Rousseau a des phrases percutantes qui invitent à la réflexion sur tout ce qui relève de notre expérience politique. Je vous en livre quelques-unes ci-dessous : « le plus fort n'est jamais assez fort pour être toujours le maître, s'il ne transforme sa force en droit, et l'obéissance en devoir. de là le droit du plus fort ; droit pris ironiquement en apparence, et réellement établi en principe. Mais ne nous expliquera-t-on jamais ce mot ? La force est une puissance physique ; je ne vois point quelle moralité peut résulter de ses effets. Céder à la force est un acte de nécessité, non de volonté ; c'est tout au plus un acte de prudence. En quel sens pourra-ce être un devoir ? »

« L'administration devient plus pénible dans les grandes distances, comme un poids devient plus lourd au bout d'un plus grand levier. Elle devient aussi plus onéreuse à mesure que les degrés se multiplient : car chaque ville a d'abord la sienne, que le peuple paye ; chaque district la sienne, encore payée par le peuple ; ensuite chaque province, puis les grands gouvernements, les satrapies, les vice-royautés, qu'il faut toujours payer plus cher à mesure qu'on monte, et toujours aux dépens du malheureux peuple ; enfin vient l'administration suprême, qui écrase tout. Tant de surcharges épuisent continuellement les sujets : loin d'être mieux gouvernés par tous ces différents ordres, ils le sont bien moins que s'il n'y en avait qu'un seul au-dessus d'eux. Cependant à peine reste-t-il des ressources pour les cas extraordinaires ; et quand il y faut recourir, l'État est toujours à la veille de sa ruine. »

« à l'égard de l'égalité, il ne faut pas entendre par ce mot que les degrés de puissance et de richesse soient absolument les mêmes ; mais que, quant à la puissance, elle soit au-dessus de toute violence, et ne s'exerce jamais qu'en vertu du rang et des lois ; et, quant à la richesse, que nul citoyen ne soit assez opulent pour en pouvoir acheter un autre, et nul assez pauvre pour être contraint de se vendre : ce qui suppose, du côté des grands, modération de biens et de crédit, et, du côté des petits, modération d'avarice et de convoitise.
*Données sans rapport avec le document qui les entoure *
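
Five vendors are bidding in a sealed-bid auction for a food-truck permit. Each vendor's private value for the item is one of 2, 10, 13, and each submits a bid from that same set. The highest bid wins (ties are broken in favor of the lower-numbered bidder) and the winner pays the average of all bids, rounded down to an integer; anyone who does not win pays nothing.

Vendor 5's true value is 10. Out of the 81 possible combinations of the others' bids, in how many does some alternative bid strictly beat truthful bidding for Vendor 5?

14

Others bid (2, 2, 2, 10): truth gives 0; bid 13 gives 5 > 0. Violating.
Others bid (2, 2, 10, 2): truth gives 0; bid 13 gives 5 > 0. Violating.
Others bid (2, 2, 10, 10): truth gives 0; bid 13 gives 3 > 0. Violating.
Others bid (2, 10, 2, 2): truth gives 0; bid 13 gives 5 > 0. Violating.
Others bid (2, 2, 2, 2): truth gives 7; no alternative beats it.
Others bid (2, 2, 2, 13): truth gives 0; no alternative beats it.
(Checking all 81 profiles: 14 have a profitable deviation, 67 do not.)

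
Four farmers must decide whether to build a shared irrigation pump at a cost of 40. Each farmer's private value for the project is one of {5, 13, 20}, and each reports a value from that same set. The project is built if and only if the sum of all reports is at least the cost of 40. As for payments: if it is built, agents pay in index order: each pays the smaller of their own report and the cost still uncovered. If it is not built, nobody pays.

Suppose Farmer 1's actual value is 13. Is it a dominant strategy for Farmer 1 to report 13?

Consider the case where Farmer 2 reports 5, Farmer 3 reports 13 and Farmer 4 reports 20.
Truthful report 13: project built, pays 13, utility 13 - 13 = 0.
Report 5 instead: project built, pays 5, utility 13 - 5 = 8.
Since 8 > 0, reporting 5 is strictly better here, so truthful reporting is not dominant.

No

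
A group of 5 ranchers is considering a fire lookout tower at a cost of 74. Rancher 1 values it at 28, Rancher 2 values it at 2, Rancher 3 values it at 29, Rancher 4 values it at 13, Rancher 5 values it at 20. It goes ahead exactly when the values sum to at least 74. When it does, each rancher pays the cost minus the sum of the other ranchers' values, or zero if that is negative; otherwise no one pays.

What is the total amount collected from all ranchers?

23

Total value 92 ≥ cost 74, so it is built.
Rancher 1: others sum to 64; max(0, 74 - 64) = 10.
Rancher 2: others sum to 90; max(0, 74 - 90) = 0.
Rancher 3: others sum to 63; max(0, 74 - 63) = 11.
Rancher 4: others sum to 79; max(0, 74 - 79) = 0.
Rancher 5: others sum to 72; max(0, 74 - 72) = 2.
Total collected = 10 + 0 + 11 + 0 + 2 = 23.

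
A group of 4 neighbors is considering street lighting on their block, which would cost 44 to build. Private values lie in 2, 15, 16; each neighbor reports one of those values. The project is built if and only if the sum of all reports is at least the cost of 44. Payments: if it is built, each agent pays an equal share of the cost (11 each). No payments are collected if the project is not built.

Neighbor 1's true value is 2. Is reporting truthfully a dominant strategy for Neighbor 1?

Check each profile of the others' reports and compare truth against every alternative report.
Others report (2, 15, 15): truth gives 0, best alternative gives -9.
Others report (2, 15, 16): truth gives 0, best alternative gives -9.
Others report (2, 16, 15): truth gives 0, best alternative gives -9.
Others report (2, 16, 16): truth gives 0, best alternative gives -9.
Others report (15, 2, 15): truth gives 0, best alternative gives -9.
Others report (15, 2, 16): truth gives 0, best alternative gives -9.
(Remaining 21 profiles checked similarly; truth is weakly best in each.)
In every case the truthful report is at least as good as any alternative, so it is a dominant strategy.

Yes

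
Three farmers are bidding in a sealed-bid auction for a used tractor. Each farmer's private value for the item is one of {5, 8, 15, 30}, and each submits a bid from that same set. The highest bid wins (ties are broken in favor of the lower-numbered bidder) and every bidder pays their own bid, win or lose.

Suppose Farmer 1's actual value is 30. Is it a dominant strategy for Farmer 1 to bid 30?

Consider the case where Farmer 2 bids 5 and Farmer 3 bids 5.
Truthful bid 30: wins, pays 30, utility 30 - 30 = 0.
Bid 5 instead: wins, pays 5, utility 30 - 5 = 25.
Since 25 > 0, bidding 5 is strictly better here, so truthful bidding is not dominant.

No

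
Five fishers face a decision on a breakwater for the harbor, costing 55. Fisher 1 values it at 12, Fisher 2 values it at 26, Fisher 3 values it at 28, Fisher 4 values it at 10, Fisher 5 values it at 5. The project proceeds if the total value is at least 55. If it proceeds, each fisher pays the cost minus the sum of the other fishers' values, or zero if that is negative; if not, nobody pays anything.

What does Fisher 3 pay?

Total value 81 ≥ cost 55, so the project is built.
The other fishers' values sum to 53.
Cost minus that sum is 55 - 53 = 2.

2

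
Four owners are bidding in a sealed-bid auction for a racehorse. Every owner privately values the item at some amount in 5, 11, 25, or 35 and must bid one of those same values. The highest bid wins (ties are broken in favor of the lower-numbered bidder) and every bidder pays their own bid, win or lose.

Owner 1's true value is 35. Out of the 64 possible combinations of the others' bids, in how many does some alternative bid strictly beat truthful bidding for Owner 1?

27

Others bid (5, 5, 5): truth gives 0; bid 5 gives 30 > 0. Violating.
Others bid (5, 5, 11): truth gives 0; bid 11 gives 24 > 0. Violating.
Others bid (5, 5, 25): truth gives 0; bid 25 gives 10 > 0. Violating.
Others bid (5, 11, 5): truth gives 0; bid 11 gives 24 > 0. Violating.
Others bid (5, 5, 35): truth gives 0; no alternative beats it.
Others bid (5, 11, 35): truth gives 0; no alternative beats it.
(Checking all 64 profiles: 27 have a profitable deviation, 37 do not.)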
Cette égalité, disent-ils, est une chimère de spéculation qui ne peut exister dans la pratique. Mais si l'abus est inévitable, s'ensuit-il qu'il ne faille pas au moins le régler ? C'est précisément parce que la force des choses tend toujours à détruire l'égalité, que la force de la législation doit toujours tendre à la maintenir. »

« La souveraineté ne peut être représentée, par la même raison qu'elle peut être aliénée ; elle consiste essentiellement dans la volonté générale, et la volonté ne se représente point : elle est la même, ou elle est autre ; il n'y a point de milieu. Les députés du peuple ne sont donc ni ne peuvent être ses représentants, ils ne sont que ses commissaires ; ils ne peuvent rien conclure définitivement. Toute loi que le peuple en personne n'a pas ratifiée est nulle ; ce n'est point une loi. le peuple Anglais pense être libre, il se trompe fort ; il ne l'est que durant l'élection des membres du parlement : sitôt qu'ils sont élus, il est esclave, il n'est rien. Dans les courts moments de sa liberté, l'usage qu'il en fait mérite bien qu'il la perde. »

J'aurais pu recopier comme ça des dizaines et des dizaines d'autres passages, que je trouve édifiants. Mais, à ce stade, soit vous êtes déjà convaincus, soit vous ne le serez jamais. Aussi, j'aime autant m'arrêter là, ne sachant que trop vous conseiller cette lecture, si les questions de la représentation politique, de démocratie, d'équité, de faire société ensemble vous intéressent et vous interpellent, ou même seulement au simple titre de la culture générale. Pour le reste, gardez pleinement à l'esprit que cette appréciation n'est que mienne, une et idiosyncratique, et que, donc, en soi, d'un point de vue démocratique, elle ne signifie vraiment pas grand-chose.